Zuppa Toscana
vegan Italian style sausage, cut into rounds or bite sized chunks
1 teaspoon crushed red pepper
1/2 onion diced
1/2 tablespoon minced garlic
2 cans vegetable broth
3 potatoes diced (I use russet)
1/2 cup vegan creamer or half and half/soy milk
2 cups kale, chopped
1 tablespoon canola oil
Saute onion, garlic and red pepper in oil over medium heat until onion is translucent.
Add broth and bring to a boil over high heat. Add potatoes and boil until fork tender.
Reduce heat to medium and add half and half and sausage and kale and cook until heated through.
I usually make this using tofurkey Italian style sausage and dairy half and half, but am sure vegan substitutes will work fine.
Great with a green salad and some crusty bread, or as a meal on its own!

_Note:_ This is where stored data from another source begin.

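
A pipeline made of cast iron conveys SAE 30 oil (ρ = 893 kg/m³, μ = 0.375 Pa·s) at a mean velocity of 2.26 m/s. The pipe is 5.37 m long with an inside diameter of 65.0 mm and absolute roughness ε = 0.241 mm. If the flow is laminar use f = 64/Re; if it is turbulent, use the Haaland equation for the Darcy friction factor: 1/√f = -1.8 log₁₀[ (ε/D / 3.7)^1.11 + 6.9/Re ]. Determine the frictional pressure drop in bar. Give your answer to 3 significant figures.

Reynolds number Re = ρVD/μ = 893 · 2.26 · 0.065 / 0.375 = 349.8.
Re < 2300 → laminar flow, so f = 64/Re = 64/349.8 = 0.183 (the turbulent correlation is not needed).
Darcy-Weisbach: ΔP = f(L/D)(ρV²/2) = 0.183·(5.37/0.065)·(893·2.26²/2) = 0.183·82.62·2281 = 3.447e+04 Pa.
ΔP = 3.447e+04 Pa = 0.345 bar.

ΔP ≈ 0.345 bar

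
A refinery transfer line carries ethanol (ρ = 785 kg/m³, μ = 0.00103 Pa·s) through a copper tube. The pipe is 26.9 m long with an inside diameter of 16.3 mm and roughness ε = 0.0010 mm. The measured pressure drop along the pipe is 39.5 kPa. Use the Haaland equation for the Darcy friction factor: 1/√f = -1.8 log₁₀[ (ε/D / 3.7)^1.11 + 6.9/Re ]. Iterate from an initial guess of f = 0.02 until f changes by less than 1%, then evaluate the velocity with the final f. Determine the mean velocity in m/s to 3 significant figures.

V ≈ 1.53 m/s

Rearranging Darcy-Weisbach: V = √(2·ΔP·D/(f·L·ρ)). With ε/D = 1e-06/0.0163 = 6.13e-05, iterate starting from f = 0.02:
  f = 0.02 → V = √(2·3.95e+04·0.0163/(0.02·26.9·785)) = 1.746 m/s; Re = ρVD/μ = 2.169e+04; f → 0.02533
  f = 0.02533 → V = 1.552 m/s; Re = 1.928e+04; f → 0.02608
  f = 0.02608 → V = 1.529 m/s; Re = 1.9e+04; f → 0.02617
Converged (Δf/f < 1%). With the final f = 0.02617: V = √(2·3.95e+04·0.0163/(0.02617·26.9·785)) = 1.526 m/s.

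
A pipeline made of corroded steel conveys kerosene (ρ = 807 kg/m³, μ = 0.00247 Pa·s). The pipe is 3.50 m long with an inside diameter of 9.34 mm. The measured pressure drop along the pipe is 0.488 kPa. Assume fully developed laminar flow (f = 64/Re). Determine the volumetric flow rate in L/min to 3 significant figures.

For laminar flow, f = 64/Re with Re = ρVD/μ, so Darcy-Weisbach reduces to ΔP = 32μLV/D². Solving for V: V = ΔP·D²/(32μL) = 488·(0.00934)²/(32·0.00247·3.5) = 0.1539 m/s.
Check: Re = ρVD/μ = 807·0.1539·0.00934/0.00247 = 469.6 < 2300, so the laminar assumption holds.
Q = V·A = 0.1539·(π/4·0.00934²) = 1.054e-05 m³/s = 0.633 L/min.

Q ≈ 0.633 L/min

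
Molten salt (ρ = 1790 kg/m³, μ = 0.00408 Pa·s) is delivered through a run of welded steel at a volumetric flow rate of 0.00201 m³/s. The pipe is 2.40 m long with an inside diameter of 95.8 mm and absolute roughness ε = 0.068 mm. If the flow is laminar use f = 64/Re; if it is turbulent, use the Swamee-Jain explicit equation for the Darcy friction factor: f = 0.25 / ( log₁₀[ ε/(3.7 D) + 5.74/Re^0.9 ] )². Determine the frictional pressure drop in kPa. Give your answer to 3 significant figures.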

This is a vegetarianized version of Olive Garden's a sausage and potato soup.
SO HOW'D IT GO?
YUM!
This was good. I think it could use some other spices. Fennel seed would be great in this. And salt and pepper should def. be n the ingredients list. Everyone liked it, and I'll probably make it again. Thanks for posting.
So delicious! I made a double batch and have been living off it for days. I didn't have soy creamer so I used soy milk and I added Bragg's aminos and nutritional yeast to the broth for added flavor.
WOW! This looks delicious, I'm adding it to my favs list. Will let you know how I succeeded!
I think this will be my special little dish.
Finally got around to making this and it is delish. I added extra garlic and a whole cup of silk creamer. I accidentally poured in too much red pepper flakes, so mine is super spicy :D. I didn't use canned broth...I made my own and guessed 4 cups to be the right amount. This will be a nice starter for dinner this evening.
Wow! I have thought every now and again that I should try to make a vegan version of this soup. I used to love the one at the dreaded Olive Garden...I want to try this version!